Chokher Bali (চোখের বালি) is a 1903 Bengali novel by Rabindranath Tagore that depicts the life of the central character, Binodini, and her relationships with three individuals. It explores the extramarital affair between Binodini, a young widow, and Mahendra, one of the three other main characters, the complicated friendship with Asha, his girl-wife, and her mutually conflicting feelings with Behari, Mahendra's adopted brother. The content also highlighted issues of female literacy, child marriage, patriarchy within the family and the fates of three widows

Title
The title of the book can be translated as "a grain of sand", a "constant irritant to the eye", or an "eyesore". "Eyesore" was used as the title for its first English translation by Surendranath Tagore published in 1914. Tagore used Binodini as a working title before its publication.

Writing and publication history
Tagore prepared himself for writing the novel by writing a spree of short stories and it was his first serious effort at a novel. He began working on the novel in 1898 or 1899, and a draft version was completed in 1901.

It was first serialized from 1902 to 1903 in the periodical Bangadarshan, then published as a full book in 1903. Some passages were deleted in the initial serialization and publication, but partly restored in the anthology Rabindra Rachanabali published in 1941, with more restored in an independent edition in 1947.

Translation and adaptations

The first translation of Chokher Bali was by Surendranath Tagore which appeared in The Modern Review in 1914. It was then translated into English by Krishna Kripalani, and published under the title of Binodini in 1959 by the Sahitya Akademi. It has also been translated into other non-Indian languages including Russian (1959) and Chinese (1961); and into most of the Indian languages including Hindi, Gujarati, Kannada, Malayalam, Marathi, Punjabi, Sindhi, Tamil, Telugu, Assamese (translated by Dr. Mahendra Bora, published by Sahitya Akademi in 1968) and Urdu. A transliteration in Devanagari script, with footnotes in Hindi, was also published by the Sahitya Akademi in 1961.

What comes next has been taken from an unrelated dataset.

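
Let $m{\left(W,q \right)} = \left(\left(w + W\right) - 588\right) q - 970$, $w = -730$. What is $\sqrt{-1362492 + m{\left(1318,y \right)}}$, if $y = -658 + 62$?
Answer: $i \sqrt{1363462} \approx 1167.7 i$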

Chokher Bali has been adapted a number of times in film, television and theatre. A stage adaptation was first performed in 1904, and a film version directed by Satu Sen was released in 1938, which Tagore saw and he expressed his satisfaction with the performance in the film. Other versions have been produced on screen and television, for example, Chokher Bali by Rituparno Ghosh in 2003, and in the television series Stories by Rabindranath Tagore in 2015. The Indian Bengali-language television serial Chokher Bali, which aired on Zee Bangla from 2015 to 2016, was adapted from the novel.